La Commission indépendante pour la réforme de la fiscalité internationale des sociétés, que je préside, a évalué des propositions alternatives. La manière la plus juste et la plus efficace pour attribuer et imposer les bénéfices des sociétés consiste à traiter les multinationales en tant que sociétés uniques faisant des affaires à travers les frontières internationales. Ainsi, les bénéfices mondiaux totaux d’une entreprise pourraient être imposés selon des facteurs tels que les ventes, l’emploi et l’utilisation des ressources (bref, leur activité économique réelle) dans chaque juridiction. L’Union européenne envisage actuellement une proposition similaire.

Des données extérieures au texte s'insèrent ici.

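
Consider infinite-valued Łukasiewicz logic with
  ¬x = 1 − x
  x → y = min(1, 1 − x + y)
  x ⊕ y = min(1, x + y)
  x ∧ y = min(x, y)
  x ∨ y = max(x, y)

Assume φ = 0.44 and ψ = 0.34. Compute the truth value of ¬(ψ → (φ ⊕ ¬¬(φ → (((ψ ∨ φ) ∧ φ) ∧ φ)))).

0.00

ψ ∨ φ = max(0.34, 0.44) = 0.44
(ψ ∨ φ) ∧ φ = min(0.44, 0.44) = 0.44
((ψ ∨ φ) ∧ φ) ∧ φ = min(0.44, 0.44) = 0.44
φ → (((ψ ∨ φ) ∧ φ) ∧ φ) = min(1, 1 − 0.44 + 0.44) = min(1, 1.00) = 1.00
¬(φ → (((ψ ∨ φ) ∧ φ) ∧ φ)) = 1 − 1.00 = 0.00
¬¬(φ → (((ψ ∨ φ) ∧ φ) ∧ φ)) = 1 − 0.00 = 1.00
φ ⊕ ¬¬(φ → (((ψ ∨ φ) ∧ φ) ∧ φ)) = min(1, 0.44 + 1.00) = min(1, 1.44) = 1.00
ψ → (φ ⊕ ¬¬(φ → (((ψ ∨ φ) ∧ φ) ∧ φ))) = min(1, 1 − 0.34 + 1.00) = min(1, 1.66) = 1.00
¬(ψ → (φ ⊕ ¬¬(φ → (((ψ ∨ φ) ∧ φ) ∧ φ)))) = 1 − 1.00 = 0.00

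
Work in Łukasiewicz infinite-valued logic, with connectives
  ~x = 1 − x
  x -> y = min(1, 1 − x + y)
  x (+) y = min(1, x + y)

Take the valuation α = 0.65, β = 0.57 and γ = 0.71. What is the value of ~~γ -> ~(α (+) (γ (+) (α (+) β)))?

0.29

~γ = 1 − 0.71 = 0.29
~~γ = 1 − 0.29 = 0.71
α (+) β = min(1, 0.65 + 0.57) = min(1, 1.22) = 1.00
γ (+) (α (+) β) = min(1, 0.71 + 1.00) = min(1, 1.71) = 1.00
α (+) (γ (+) (α (+) β)) = min(1, 0.65 + 1.00) = min(1, 1.65) = 1.00
~(α (+) (γ (+) (α (+) β))) = 1 − 1.00 = 0.00
~~γ -> ~(α (+) (γ (+) (α (+) β))) = min(1, 1 − 0.71 + 0.00) = min(1, 0.29) = 0.29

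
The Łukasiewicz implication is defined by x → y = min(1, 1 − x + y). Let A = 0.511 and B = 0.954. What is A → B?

1.000

A → B = min(1, 1 − 0.511 + 0.954) = min(1, 1.443) = 1.000
For comparison, the Gödel implication (1 if x ≤ y else y) would give 1.000.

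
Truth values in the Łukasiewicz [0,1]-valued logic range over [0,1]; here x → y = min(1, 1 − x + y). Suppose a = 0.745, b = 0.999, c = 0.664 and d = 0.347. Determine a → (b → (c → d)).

c → d = min(1, 1 − 0.664 + 0.347) = min(1, 0.683) = 0.683
b → (c → d) = min(1, 1 − 0.999 + 0.683) = min(1, 0.684) = 0.684
a → (b → (c → d)) = min(1, 1 − 0.745 + 0.684) = min(1, 0.939) = 0.939

0.939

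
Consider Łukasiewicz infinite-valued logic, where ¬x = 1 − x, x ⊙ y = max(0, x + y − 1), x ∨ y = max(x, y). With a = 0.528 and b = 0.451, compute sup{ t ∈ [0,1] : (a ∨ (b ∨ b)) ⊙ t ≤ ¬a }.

b ∨ b = max(0.451, 0.451) = 0.451
a ∨ (b ∨ b) = max(0.528, 0.451) = 0.528
So the left factor is a ∨ (b ∨ b) = 0.528.
¬a = 1 − 0.528 = 0.472
So the right-hand bound is ¬a = 0.472.
The residuum of the Łukasiewicz t-norm gives the supremum: min(1, 1 − 0.528 + 0.472).
1 − 0.528 + 0.472 = 0.944, so t = min(1, 0.944) = 0.944.
Check: 0.528 ⊙ 0.944 = max(0, 0.472) = 0.472 ≤ 0.472.

0.944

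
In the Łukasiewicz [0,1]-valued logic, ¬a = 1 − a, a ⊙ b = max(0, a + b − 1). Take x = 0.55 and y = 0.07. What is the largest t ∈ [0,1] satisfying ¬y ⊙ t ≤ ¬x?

¬y = 1 − 0.07 = 0.93
So the left factor is ¬y = 0.93.
¬x = 1 − 0.55 = 0.45
So the right-hand bound is ¬x = 0.45.
The residuum of the Łukasiewicz t-norm gives the supremum: min(1, 1 − 0.93 + 0.45).
1 − 0.93 + 0.45 = 0.52, so t = min(1, 0.52) = 0.52.
Check: 0.93 ⊙ 0.52 = max(0, 0.45) = 0.45 ≤ 0.45.

0.52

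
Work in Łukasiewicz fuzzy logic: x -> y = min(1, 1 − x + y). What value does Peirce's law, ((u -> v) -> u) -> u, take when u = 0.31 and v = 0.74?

u -> v = min(1, 1 − 0.31 + 0.74) = min(1, 1.43) = 1.00
(u -> v) -> u = min(1, 1 − 1.00 + 0.31) = min(1, 0.31) = 0.31
((u -> v) -> u) -> u = min(1, 1 − 0.31 + 0.31) = min(1, 1.00) = 1.00

1.00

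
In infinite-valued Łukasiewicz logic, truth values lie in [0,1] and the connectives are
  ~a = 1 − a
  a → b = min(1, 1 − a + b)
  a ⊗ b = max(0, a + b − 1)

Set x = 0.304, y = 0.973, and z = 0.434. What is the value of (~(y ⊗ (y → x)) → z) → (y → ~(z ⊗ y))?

y → x = min(1, 1 − 0.973 + 0.304) = min(1, 0.331) = 0.331
y ⊗ (y → x) = max(0, 0.973 + 0.331 − 1) = max(0, 0.304) = 0.304
~(y ⊗ (y → x)) = 1 − 0.304 = 0.696
~(y ⊗ (y → x)) → z = min(1, 1 − 0.696 + 0.434) = min(1, 0.738) = 0.738
z ⊗ y = max(0, 0.434 + 0.973 − 1) = max(0, 0.407) = 0.407
~(z ⊗ y) = 1 − 0.407 = 0.593
y → ~(z ⊗ y) = min(1, 1 − 0.973 + 0.593) = min(1, 0.620) = 0.620
(~(y ⊗ (y → x)) → z) → (y → ~(z ⊗ y)) = min(1, 1 − 0.738 + 0.620) = min(1, 0.882) = 0.882

0.882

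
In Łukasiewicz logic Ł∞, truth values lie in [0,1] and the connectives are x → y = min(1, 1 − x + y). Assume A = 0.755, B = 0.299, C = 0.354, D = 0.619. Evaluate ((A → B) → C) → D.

A → B = min(1, 1 − 0.755 + 0.299) = min(1, 0.544) = 0.544
(A → B) → C = min(1, 1 − 0.544 + 0.354) = min(1, 0.810) = 0.810
((A → B) → C) → D = min(1, 1 − 0.810 + 0.619) = min(1, 0.809) = 0.809

0.809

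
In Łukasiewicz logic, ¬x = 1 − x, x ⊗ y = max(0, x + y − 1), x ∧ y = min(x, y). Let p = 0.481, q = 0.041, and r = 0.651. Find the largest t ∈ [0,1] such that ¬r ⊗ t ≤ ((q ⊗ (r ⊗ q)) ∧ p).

0.651

¬r = 1 − 0.651 = 0.349
So the left factor is ¬r = 0.349.
r ⊗ q = max(0, 0.651 + 0.041 − 1) = max(0, -0.308) = 0.000
q ⊗ (r ⊗ q) = max(0, 0.041 + 0.000 − 1) = max(0, -0.959) = 0.000
(q ⊗ (r ⊗ q)) ∧ p = min(0.000, 0.481) = 0.000
So the right-hand bound is (q ⊗ (r ⊗ q)) ∧ p = 0.000.
The residuum of the Łukasiewicz t-norm gives the supremum: min(1, 1 − 0.349 + 0.000).
1 − 0.349 + 0.000 = 0.651, so t = min(1, 0.651) = 0.651.
Check: 0.349 ⊗ 0.651 = max(0, 0.000) = 0.000 ≤ 0.000.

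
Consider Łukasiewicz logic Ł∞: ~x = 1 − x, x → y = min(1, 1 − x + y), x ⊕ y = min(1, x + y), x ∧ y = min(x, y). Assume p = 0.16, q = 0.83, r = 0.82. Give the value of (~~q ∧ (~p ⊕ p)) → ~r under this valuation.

~q = 1 − 0.83 = 0.17
~~q = 1 − 0.17 = 0.83
~p = 1 − 0.16 = 0.84
~p ⊕ p = min(1, 0.84 + 0.16) = min(1, 1.00) = 1.00
~~q ∧ (~p ⊕ p) = min(0.83, 1.00) = 0.83
~r = 1 − 0.82 = 0.18
(~~q ∧ (~p ⊕ p)) → ~r = min(1, 1 − 0.83 + 0.18) = min(1, 0.35) = 0.35

0.35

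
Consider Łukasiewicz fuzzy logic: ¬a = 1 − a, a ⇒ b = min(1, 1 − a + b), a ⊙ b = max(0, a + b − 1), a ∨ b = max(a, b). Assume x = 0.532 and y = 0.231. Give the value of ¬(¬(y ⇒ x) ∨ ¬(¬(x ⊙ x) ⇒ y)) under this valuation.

y ⇒ x = min(1, 1 − 0.231 + 0.532) = min(1, 1.301) = 1.000
¬(y ⇒ x) = 1 − 1.000 = 0.000
x ⊙ x = max(0, 0.532 + 0.532 − 1) = max(0, 0.064) = 0.064
¬(x ⊙ x) = 1 − 0.064 = 0.936
¬(x ⊙ x) ⇒ y = min(1, 1 − 0.936 + 0.231) = min(1, 0.295) = 0.295
¬(¬(x ⊙ x) ⇒ y) = 1 − 0.295 = 0.705
¬(y ⇒ x) ∨ ¬(¬(x ⊙ x) ⇒ y) = max(0.000, 0.705) = 0.705
¬(¬(y ⇒ x) ∨ ¬(¬(x ⊙ x) ⇒ y)) = 1 − 0.705 = 0.295

0.295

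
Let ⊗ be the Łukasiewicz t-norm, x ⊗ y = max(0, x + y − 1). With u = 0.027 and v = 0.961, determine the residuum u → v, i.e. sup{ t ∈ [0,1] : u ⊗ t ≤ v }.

The residuum of the Łukasiewicz t-norm gives the supremum: min(1, 1 − 0.027 + 0.961).
1 − 0.027 + 0.961 = 1.934, so t = min(1, 1.934) = 1.000.
Check: 0.027 ⊗ 1.000 = max(0, 0.027) = 0.027 ≤ 0.961.

1.000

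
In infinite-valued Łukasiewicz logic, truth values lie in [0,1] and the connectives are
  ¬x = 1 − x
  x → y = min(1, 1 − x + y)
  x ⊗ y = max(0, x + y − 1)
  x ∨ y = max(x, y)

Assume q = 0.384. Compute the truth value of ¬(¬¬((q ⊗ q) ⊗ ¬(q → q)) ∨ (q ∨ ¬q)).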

Seul un effort de coopération véritablement mondial peut réparer un système déficient

Il est certain que, dans un tel système, les pays continueront de se faire concurrence pour les investissements et les opérations commerciales en abaissant leurs taux d’imposition des sociétés. C’est pourquoi nous proposons que tous les pays se mettent d’accord sur un taux minimum d’au moins 15 % à 25 %. En attendant, les pays en développement ne peuvent rester sans rien faire. Ils doivent commencer par hâter cette évolution, en fixant des taux minimums d’imposition au niveau régional. Ils peuvent également utiliser un système, déjà en place au Brésil, qui établit un revenu minimum imposable pour les sociétés locales affiliées sur la base des marges brutes de leurs différents types d’opérations.

Il est grand temps que les Nations unies se saisissent de cette question. Seul un effort de coopération véritablement mondial peut réparer un système déficient et, une fois pour toutes, mettre fin au nivellement par le bas – destructeur – de la fiscalité.